Chereads / Menghapus Jejak-mu / Chapter 4 - Harus Bangkit

Chapter 4 - Harus Bangkit

Mata Rania mulai mengerjap, berkali-kali membuka dan menutup mata hingga saat kesadarannya mulai pulih. Bangun menyandarkan punggung di kepala ranjang melihat sekeliling ruangan.

Kamar yang penuh poster band beraliran rock, banyak aneka robot kecil di pajang di dalam lemari kaca. Ada beberapa gitar tergantung rapih di dinding.

"Sudah bangun lu," suara dari balik pintu membuat Rania menoleh dan tersenyum.

Segelas air putih hangat di ulurkan dari wanita yang mengenakan jogger pants hitam ke arah bibir Rania. Meneguk sedikit-sedikit hingga tandas.

"Terima kasih Wi,"

"Hmmm,"

"Kamu tadi sengaja ke toko atau bagaimana?"

"Iya sengaja pulang kerja gue mampir, eh belum juga ini kaki gue turun dari motor si Panjul manggil tolong si Neng pingsan. Gue langsung lari tapi nggak terbirit-birit kok. Dan mendapati puteri duyung tak berdaya.

"Ha ha ha ha. Wiiii,"

"Apaaa ...?"

"Ha ha ha ...." Kedua wanita yang bersahabat dari kecil itu pun tertawa bersama.

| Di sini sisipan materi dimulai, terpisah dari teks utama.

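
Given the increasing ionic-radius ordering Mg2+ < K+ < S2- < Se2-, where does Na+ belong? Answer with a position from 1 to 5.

Tabulating Z and e⁻: Mg2+ (Z=12, 10 e⁻), Na+ (Z=11, 10 e⁻), K+ (Z=19, 18 e⁻), S2- (Z=16, 18 e⁻), Se2- (Z=34, 36 e⁻). Mg2+ < Na+ (isoelectronic, higher Z=12 is smaller); Na+ < K+ (same group, 1 shell fewer); K+ < S2- (both 18 e⁻, Z=19>16); S2- < Se2- (same group, period 3 vs 4).
Merged order: Mg2+ < Na+ < K+ < S2- < Se2- — Na+ is number 2.

2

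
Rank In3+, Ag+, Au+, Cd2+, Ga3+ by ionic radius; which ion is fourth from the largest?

Electron counts and nuclear charges: Ga3+: 28 e⁻, Z=31, In3+: 46 e⁻, Z=49, Cd2+: 46 e⁻, Z=48, Ag+: 46 e⁻, Z=47, Au+: 78 e⁻, Z=79. Ga3+ < In3+ (same group, 1 shell fewer); In3+ < Cd2+ (isoelectronic, higher Z=49 is smaller); Cd2+ < Ag+ (both 46 e⁻, Z=48>47); Ag+ < Au+ (same group, 1 shell fewer).
That gives Ga3+ < In3+ < Cd2+ < Ag+ < Au+. From the largest end, number 4 is In3+.

In3+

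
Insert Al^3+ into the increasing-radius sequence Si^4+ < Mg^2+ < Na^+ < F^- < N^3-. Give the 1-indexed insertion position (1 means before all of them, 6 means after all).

Isoelectronic series (10 e⁻ each). Size is set by nuclear charge: more protons means a smaller ion. Si^4+ (Z=14), Al^3+ (Z=13), Mg^2+ (Z=12), Na^+ (Z=11), F^- (Z=9), N^3- (Z=7).
With Al^3+ included the full order is Si^4+ < Al^3+ < Mg^2+ < Na^+ < F^- < N^3-, so it takes position 2.

2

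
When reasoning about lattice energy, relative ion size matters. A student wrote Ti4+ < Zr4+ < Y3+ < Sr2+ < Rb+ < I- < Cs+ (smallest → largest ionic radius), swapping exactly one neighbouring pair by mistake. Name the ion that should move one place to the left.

Cs+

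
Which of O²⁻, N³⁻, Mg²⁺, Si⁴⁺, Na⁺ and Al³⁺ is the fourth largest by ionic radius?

Each ion has 10 electrons. The ranking follows nuclear charge in reverse — greater Z gives a smaller radius. Si⁴⁺ (Z=14), Al³⁺ (Z=13), Mg²⁺ (Z=12), Na⁺ (Z=11), O²⁻ (Z=8), N³⁻ (Z=7).
Ordering: Si⁴⁺ < Al³⁺ < Mg²⁺ < Na⁺ < O²⁻ < N³⁻. The fourth largest is Mg²⁺.

Mg²⁺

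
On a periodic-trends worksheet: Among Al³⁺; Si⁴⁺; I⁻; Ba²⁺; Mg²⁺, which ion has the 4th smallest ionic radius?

Work out protons and electrons: Si⁴⁺ (Z=14, 10 e⁻), Al³⁺ (Z=13, 10 e⁻), Mg²⁺ (Z=12, 10 e⁻), Ba²⁺ (Z=56, 54 e⁻), I⁻ (Z=53, 54 e⁻). Si⁴⁺ < Al³⁺ (isoelectronic, higher Z=14 is smaller); Al³⁺ < Mg²⁺ (isoelectronic, higher Z=13 is smaller); Mg²⁺ < Ba²⁺ (same group, period 3 vs 6); Ba²⁺ < I⁻ (both 54 e⁻, Z=56>53).
That gives Si⁴⁺ < Al³⁺ < Mg²⁺ < Ba²⁺ < I⁻. From the smallest end, number 4 is Ba²⁺.

Ba²⁺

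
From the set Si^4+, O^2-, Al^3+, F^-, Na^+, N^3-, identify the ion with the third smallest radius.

Na^+

These species are isoelectronic with 10 electrons. The only difference is the number of protons: Si^4+ (Z=14), Al^3+ (Z=13), Na^+ (Z=11), F^- (Z=9), O^2- (Z=8), N^3- (Z=7). The strongest nuclear pull (Si^4+) gives the smallest ion.
Full ascending order: Si^4+ < Al^3+ < Na^+ < F^- < O^2- < N^3-. Counting from the smallest, position 3 is Na^+.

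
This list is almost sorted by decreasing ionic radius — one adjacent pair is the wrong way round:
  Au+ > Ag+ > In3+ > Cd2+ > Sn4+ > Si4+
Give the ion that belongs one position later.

In3+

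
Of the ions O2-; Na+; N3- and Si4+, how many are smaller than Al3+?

1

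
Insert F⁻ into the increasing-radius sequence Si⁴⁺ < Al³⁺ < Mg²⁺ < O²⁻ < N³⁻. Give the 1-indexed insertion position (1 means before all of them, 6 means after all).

4

Isoelectronic series (10 e⁻ each). Size is set by nuclear charge: more protons means a smaller ion. Si⁴⁺ (Z=14), Al³⁺ (Z=13), Mg²⁺ (Z=12), F⁻ (Z=9), O²⁻ (Z=8), N³⁻ (Z=7).
The complete sequence is Si⁴⁺ < Al³⁺ < Mg²⁺ < F⁻ < O²⁻ < N³⁻. F⁻ sits at position 4.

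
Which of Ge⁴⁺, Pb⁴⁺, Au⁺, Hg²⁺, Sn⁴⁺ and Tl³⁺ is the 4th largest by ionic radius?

Pb⁴⁺

Electron counts and nuclear charges: Ge⁴⁺ has 28 e⁻ (Z=32), Sn⁴⁺ has 46 e⁻ (Z=50), Pb⁴⁺ has 78 e⁻ (Z=82), Tl³⁺ has 78 e⁻ (Z=81), Hg²⁺ has 78 e⁻ (Z=80), Au⁺ has 78 e⁻ (Z=79). Ge⁴⁺ < Sn⁴⁺ (same group, period 4 vs 5); Sn⁴⁺ < Pb⁴⁺ (same group, period 5 vs 6); Pb⁴⁺ < Tl³⁺ (both 78 e⁻, Z=82>81); Tl³⁺ < Hg²⁺ (both 78 e⁻, Z=81>80); Hg²⁺ < Au⁺ (isoelectronic, higher Z=80 is smaller).
So the order is Ge⁴⁺ < Sn⁴⁺ < Pb⁴⁺ < Tl³⁺ < Hg²⁺ < Au⁺; the 4th-largest ion is Pb⁴⁺.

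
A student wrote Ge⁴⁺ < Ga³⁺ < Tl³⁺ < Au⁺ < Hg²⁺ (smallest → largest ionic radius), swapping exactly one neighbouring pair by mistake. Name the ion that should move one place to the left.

The pair Au⁺, Hg²⁺ is the wrong way round — both have 78 electrons but Z(Hg)=80 > Z(Au)=79, so Hg²⁺ should be the smaller of the two. All other adjacent pairs agree with periodic trends, so Hg²⁺ is the misplaced ion.

Hg²⁺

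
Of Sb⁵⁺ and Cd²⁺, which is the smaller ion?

Isoelectronic series (46 e⁻ each). Size is set by nuclear charge: more protons means a smaller ion. Sb⁵⁺ (Z=51), Cd²⁺ (Z=48).

Sb⁵⁺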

Rania merapihkan rambutnya yang acak-acakan. Dewi keluar kamar tak lama masuk lagi dengan dua bungkus nasi dan dua botol air mineral.

"Makan Ra!"

"Aku mau pulang Wi. Maaf!"

"Kagok dikit lagi Maghrib. Abis salat Maghrib barulah lu pulang," Rania terdiam setelah mendengar ucapan Dewi.

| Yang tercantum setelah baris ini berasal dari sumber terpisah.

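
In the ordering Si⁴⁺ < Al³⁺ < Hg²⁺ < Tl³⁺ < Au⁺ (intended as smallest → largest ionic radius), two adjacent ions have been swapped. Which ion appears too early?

Hg²⁺

Check each adjacent pair. Hg²⁺ and Tl³⁺ are reversed: they are isoelectronic (78 e⁻) and Tl has more protons than Hg (81 vs 80), making Tl³⁺ smaller. No other neighbouring pair contradicts the periodic trends, so Hg²⁺ is the ion listed too early.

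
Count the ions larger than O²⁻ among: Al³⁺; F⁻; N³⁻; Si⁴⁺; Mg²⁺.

1

Each ion has 10 electrons. The ranking follows nuclear charge in reverse — greater Z gives a smaller radius. Si⁴⁺ (Z=14), Al³⁺ (Z=13), Mg²⁺ (Z=12), F⁻ (Z=9), O²⁻ (Z=8), N³⁻ (Z=7).
Placing each against O²⁻: smaller — Si⁴⁺, Al³⁺, Mg²⁺, F⁻; larger — N³⁻. That's 1.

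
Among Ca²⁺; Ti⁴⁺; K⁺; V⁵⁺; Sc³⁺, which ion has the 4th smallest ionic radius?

Isoelectronic series (18 e⁻ each). Size is set by nuclear charge: more protons means a smaller ion. V⁵⁺ (Z=23), Ti⁴⁺ (Z=22), Sc³⁺ (Z=21), Ca²⁺ (Z=20), K⁺ (Z=19).
Full ascending order: V⁵⁺ < Ti⁴⁺ < Sc³⁺ < Ca²⁺ < K⁺. Counting from the smallest, position 4 is Ca²⁺.

Ca²⁺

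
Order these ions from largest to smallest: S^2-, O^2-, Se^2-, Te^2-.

All are in the same group with charge -2. Radius grows down the group as n (the outermost shell) increases.

Te^2- > Se^2- > S^2- > O^2-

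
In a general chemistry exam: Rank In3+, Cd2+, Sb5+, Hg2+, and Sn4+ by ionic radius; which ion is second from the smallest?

Sn4+

Work out protons and electrons: Sb5+ has 46 e⁻ (Z=51), Sn4+ has 46 e⁻ (Z=50), In3+ has 46 e⁻ (Z=49), Cd2+ has 46 e⁻ (Z=48), Hg2+ has 78 e⁻ (Z=80). Sb5+ < Sn4+ (isoelectronic, higher Z=51 is smaller); Sn4+ < In3+ (both 46 e⁻, Z=50>49); In3+ < Cd2+ (isoelectronic, higher Z=49 is smaller); Cd2+ < Hg2+ (same group, period 5 vs 6).
Ordering: Sb5+ < Sn4+ < In3+ < Cd2+ < Hg2+. The second smallest is Sn4+.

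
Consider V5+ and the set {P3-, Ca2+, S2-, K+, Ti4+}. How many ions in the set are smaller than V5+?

0

All of these have 18 electrons (isoelectronic). With the same electron cloud, the ion with the most protons pulls it in tightest. Nuclear charges: V5+ (Z=23), Ti4+ (Z=22), Ca2+ (Z=20), K+ (Z=19), S2- (Z=16), P3- (Z=15). Highest Z is smallest.
Placing each against V5+: smaller — none; larger — Ti4+, Ca2+, K+, S2-, P3-. Count: 0.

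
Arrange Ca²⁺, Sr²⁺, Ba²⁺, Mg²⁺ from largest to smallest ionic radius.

Ba²⁺ > Sr²⁺ > Ca²⁺ > Mg²⁺

Same group, same charge. Going down the group adds an extra shell of electrons, so the ion gets larger: Mg²⁺ is highest in the group and smallest.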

Tangan mulusnya mengambil satu bungkus nasi lalu membuka karetnya. "Terima kasih nasi rames komplittt-nya,"

"Iya udah makan!"

Rania mengerucutkan bibir lalu mendekatkan wajahnya ke telinga Dewi. "Gak betah makan di kamar. Ke luar yuk!" bisik Rania.

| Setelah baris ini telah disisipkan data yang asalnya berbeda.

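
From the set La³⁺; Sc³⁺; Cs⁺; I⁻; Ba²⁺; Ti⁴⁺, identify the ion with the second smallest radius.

Sc³⁺

Work out protons and electrons: Ti⁴⁺: 18 e⁻, Z=22, Sc³⁺: 18 e⁻, Z=21, La³⁺: 54 e⁻, Z=57, Ba²⁺: 54 e⁻, Z=56, Cs⁺: 54 e⁻, Z=55, I⁻: 54 e⁻, Z=53. Ti⁴⁺ < Sc³⁺ (isoelectronic, higher Z=22 is smaller); Sc³⁺ < La³⁺ (same group, 2 shells fewer); La³⁺ < Ba²⁺ (isoelectronic, higher Z=57 is smaller); Ba²⁺ < Cs⁺ (both 54 e⁻, Z=56>55); Cs⁺ < I⁻ (isoelectronic, higher Z=55 is smaller).
Ordering: Ti⁴⁺ < Sc³⁺ < La³⁺ < Ba²⁺ < Cs⁺ < I⁻. The second smallest is Sc³⁺.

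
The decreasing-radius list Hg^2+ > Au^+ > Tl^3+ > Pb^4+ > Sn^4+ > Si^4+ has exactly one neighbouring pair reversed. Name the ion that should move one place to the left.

Au^+

Check each adjacent pair. Hg^2+ and Au^+ are reversed: they are isoelectronic (78 e⁻) and Hg has more protons than Au (80 vs 79), making Hg^2+ smaller. No other neighbouring pair contradicts the periodic trends, so Au^+ is the ion listed too late.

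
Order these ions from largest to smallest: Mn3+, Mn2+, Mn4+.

Same element, different charge: the more highly charged cation has fewer electrons and a greater effective nuclear charge per electron, making Mn4+ the smallest.

Mn2+ > Mn3+ > Mn4+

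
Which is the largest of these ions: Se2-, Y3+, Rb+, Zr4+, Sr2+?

These species are isoelectronic with 36 electrons. The only difference is the number of protons: Zr4+ (Z=40), Y3+ (Z=39), Sr2+ (Z=38), Rb+ (Z=37), Se2- (Z=34). The strongest nuclear pull (Zr4+) gives the smallest ion.

Se2-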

Sebagai puan rumah yang baik. Dewi mengikuti permintaan tamu yang tadi di gendongnya itu.

Dewi membawa Rania menggunakan mobil Rania dan meminta Mang Panjul untuk bawa motornya ngikutin dari belakang.

Setelah sampai rumah Dewi menggendong raga sahabatnya dan menaruhnya di kasur. Lalu Dewi memberi uang merahanan agar Mang Panjul pulangnya bisa naik angkot atau ngojek.

Rumah yang kental akan warna biru langit itu pun tampak sepi. Ruang santai yang di jadikan pilihan Dewi. Menyalakan televisi dan mulai makan lesehan hanya beralaskan lantai keramik.

"Kalau ada apa-apa tuh cerita dong. Dari kemarin gue antepin berharap cerita sendiri tanpa di tanya juga. Eh hingga detik ini rupanya dikau tak mau berbagi cerita dengan dirikyu. Curhat dong es,"

Cubitan kecil pun mendarat di paha wanita yang hobi balapan motor itu. Meringis kesakitan sedang yang mencubit terus tertawa hingga suara salam bariton dari pintu luar menghentikan kebisingan mereka.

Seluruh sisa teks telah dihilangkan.